The Woodlands, Texas – Wyatt McGlaun, a teenager in The Woodlands, says he has the condition. Guillan-Barre syndrome, a few weeks after receiving the first COVID-19 vaccine.
“I want the vaccine. I feel like it’s the right thing to do, ”McGlaun said.“ I want to travel and enjoy the last summer before college. ”

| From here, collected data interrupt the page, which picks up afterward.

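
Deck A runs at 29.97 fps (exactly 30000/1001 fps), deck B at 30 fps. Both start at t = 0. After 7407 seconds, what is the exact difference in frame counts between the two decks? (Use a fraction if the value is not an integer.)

222210/1001 frames

A emits 30000/1001 × 7407 = 222210000/1001 frames; B emits 30 × 7407 = 222210.
Difference = 222210/1001 frames (≈ 221.9880); B is ahead of A.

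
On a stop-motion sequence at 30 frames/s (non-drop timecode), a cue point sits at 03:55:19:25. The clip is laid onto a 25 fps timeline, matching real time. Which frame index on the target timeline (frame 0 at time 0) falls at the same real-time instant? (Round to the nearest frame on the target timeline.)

Source frame index: (3×3600 + 55×60 + 19) × 30 + 25 = 423595.
Real time: 423595 / (30) = 84719/6 s.
Target frame: (84719/6) × (25) = 2117975/6 ≈ 352995.833 → 352996.

frame 352996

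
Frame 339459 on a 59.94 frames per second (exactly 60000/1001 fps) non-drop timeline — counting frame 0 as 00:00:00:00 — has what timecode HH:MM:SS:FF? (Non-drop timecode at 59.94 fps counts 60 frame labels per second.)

01:34:17:39

339459 ÷ 60 = 5657 full seconds, remainder 39 frames.
5657 s = 1 h 34 min 17 s.
Timecode: 01:34:17:39.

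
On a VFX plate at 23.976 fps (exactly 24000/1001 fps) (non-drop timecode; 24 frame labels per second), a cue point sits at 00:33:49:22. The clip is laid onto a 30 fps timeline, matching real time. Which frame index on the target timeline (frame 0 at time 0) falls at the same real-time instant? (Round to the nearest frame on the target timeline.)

frame 60958

Source frame index: (0×3600 + 33×60 + 49) × 24 + 22 = 48718.
Real time: 48718 / (24000/1001) = 24383359/12000 s.
Target frame: (24383359/12000) × (30) = 24383359/400 ≈ 60958.397 → 60958.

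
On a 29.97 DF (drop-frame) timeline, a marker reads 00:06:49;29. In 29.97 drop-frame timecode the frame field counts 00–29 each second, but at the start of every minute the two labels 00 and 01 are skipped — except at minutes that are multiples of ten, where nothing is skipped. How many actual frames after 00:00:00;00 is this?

12287

Complete 10-minute blocks: 0, each 17982 frames → 0.
Remaining 6 whole minutes in the current block: 1800 + 5 × 1798 = 10790 frames.
Within the current minute: 49 × 30 + 29 − 2 = 1497 (labels ;00/;01 skipped at this minute). Total = 0 + 10790 + 1497 = 12287.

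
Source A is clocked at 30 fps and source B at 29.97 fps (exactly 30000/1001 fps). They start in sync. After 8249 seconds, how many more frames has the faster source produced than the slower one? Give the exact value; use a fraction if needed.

247470/1001 frames

A emits 30 × 8249 = 247470 frames; B emits 30000/1001 × 8249 = 247470000/1001.
Difference = 247470/1001 frames (≈ 247.2228); B is behind A.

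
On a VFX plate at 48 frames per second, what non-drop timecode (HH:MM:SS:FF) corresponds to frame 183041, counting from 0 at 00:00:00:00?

01:03:33:17

183041 ÷ 48 = 3813 full seconds, remainder 17 frames.
3813 s = 1 h 3 min 33 s.
Timecode: 01:03:33:17.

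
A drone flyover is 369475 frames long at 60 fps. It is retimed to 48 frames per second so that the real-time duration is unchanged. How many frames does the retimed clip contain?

Target frames = source frames × (target rate / source rate) = 369475 × (48)/(60) = 369475 × 4/5 = 295580.

295580 frames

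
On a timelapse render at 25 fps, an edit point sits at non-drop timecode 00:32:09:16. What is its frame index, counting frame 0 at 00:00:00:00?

Total seconds to the label: (0 × 3600 + 32 × 60 + 9) = 1929.
Frame index = 1929 × 25 + 16 = 48241.

frame 48241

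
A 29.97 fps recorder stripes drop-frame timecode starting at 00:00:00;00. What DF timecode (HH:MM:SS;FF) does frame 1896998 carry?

Ten DF minutes hold 17982 frames, so frame 1896998 lies in block 105 (frames 1888110–1906091) with 8888 frames into that block.
The block's first minute is 1800 frames and the rest 1798 each; 8888 frames reaches minute 4, so 105 × 18 + 4 × 2 = 1898 labels have been skipped so far.
Adding those back, label number 1896998 + 1898 = 1898896 at 30 labels/s is 63296 s + 16 f = 17 h 34 min 56 s frame 16, i.e. 17:34:56;16.

17:34:56;16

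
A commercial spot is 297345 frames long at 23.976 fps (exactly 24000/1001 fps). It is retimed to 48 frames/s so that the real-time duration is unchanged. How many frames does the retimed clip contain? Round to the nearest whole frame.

595285 frames

Frames at target rate = 297345 × (48) / (24000/1001) = 59528469/100 ≈ 595284.690.
Nearest whole frame: 595285.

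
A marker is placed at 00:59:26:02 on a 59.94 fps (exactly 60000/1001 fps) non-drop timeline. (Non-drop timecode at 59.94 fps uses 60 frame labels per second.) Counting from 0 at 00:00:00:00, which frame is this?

Total seconds to the label: (0 × 3600 + 59 × 60 + 26) = 3566.
Frame index = 3566 × 60 + 2 = 213962.

213962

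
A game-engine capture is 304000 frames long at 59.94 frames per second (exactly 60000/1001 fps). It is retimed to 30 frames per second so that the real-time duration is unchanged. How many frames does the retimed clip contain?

152152 frames

Target frames = source frames × (target rate / source rate) = 304000 × (30)/(60000/1001) = 304000 × 1001/2000 = 152152.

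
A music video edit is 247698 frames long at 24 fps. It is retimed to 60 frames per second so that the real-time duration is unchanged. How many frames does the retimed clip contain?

Target frames = source frames × (target rate / source rate) = 247698 × (60)/(24) = 247698 × 5/2 = 619245.

619245 frames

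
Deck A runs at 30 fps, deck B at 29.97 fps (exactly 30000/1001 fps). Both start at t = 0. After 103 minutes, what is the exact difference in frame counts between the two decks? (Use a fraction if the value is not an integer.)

185400/1001 frames

103 min = 6180 s.
A emits 30 × 6180 = 185400 frames; B emits 30000/1001 × 6180 = 185400000/1001.
Difference = 185400/1001 frames (≈ 185.2148); B is behind A.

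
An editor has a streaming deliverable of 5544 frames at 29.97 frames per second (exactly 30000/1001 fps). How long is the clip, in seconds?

Running time = 5544 / (30000/1001) = 184.9848 s.

184.9848 seconds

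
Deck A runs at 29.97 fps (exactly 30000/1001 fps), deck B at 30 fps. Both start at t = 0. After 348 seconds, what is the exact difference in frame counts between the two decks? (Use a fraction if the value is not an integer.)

10440/1001 frames

A emits 30000/1001 × 348 = 10440000/1001 frames; B emits 30 × 348 = 10440.
Difference = 10440/1001 frames (≈ 10.4296); B is ahead of A.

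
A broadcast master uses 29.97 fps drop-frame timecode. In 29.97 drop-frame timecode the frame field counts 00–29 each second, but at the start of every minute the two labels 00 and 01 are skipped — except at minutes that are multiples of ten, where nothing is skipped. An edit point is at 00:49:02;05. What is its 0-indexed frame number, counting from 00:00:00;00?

88175

Complete 10-minute blocks: 4, each 17982 frames → 71928.
Remaining 9 whole minutes in the current block: 1800 + 8 × 1798 = 16184 frames.
Within the current minute: 2 × 30 + 5 − 2 = 63 (labels ;00/;01 skipped at this minute). Total = 71928 + 16184 + 63 = 88175.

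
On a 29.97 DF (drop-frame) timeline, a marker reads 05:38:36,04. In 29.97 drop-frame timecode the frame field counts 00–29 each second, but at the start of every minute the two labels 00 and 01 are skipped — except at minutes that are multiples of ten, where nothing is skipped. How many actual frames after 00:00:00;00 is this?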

However, he said he was very weak and had difficulty walking when he was admitted to CHI St. Luke in The Woodlands, where he was diagnosed.
“I just realized that something wasn̵7;t right. It doesn’t get any better, ”explains Wyatt.
The NIH reported one case of GBS in a 82-year-old woman who was also given one dose of the vaccine.
Dr. Charles Sims, Montgomery County health department and St. Luke’s infectious disease physician in The Woodland, said it’s often caused by a viral or bacterial infection, and he It cannot be said that the vaccine caused Wyatt’s syndrome.
“There are cases that have been seen in people who have received the vaccine. But not at a higher rate than those who were not vaccinated. Guillan Barre is seen one to two people per million people a year, ”Dr. Sims said.
So Dr. Sims said the condition might be a coincidence.
While Wyatt’s parents said they were not trying to deter anyone from the vaccine. But they want other people to know if this happens to them.
“Do your research,” said Joe McGlaun, “it’s a personal choice.”
“Listening to your body is the greatest thing I’ve ever learned,” Wyatt said.
Dr Sims said that if adverse reactions were reported to the CDC, they would be investigated, Wyatt’s family said they had plans to report it.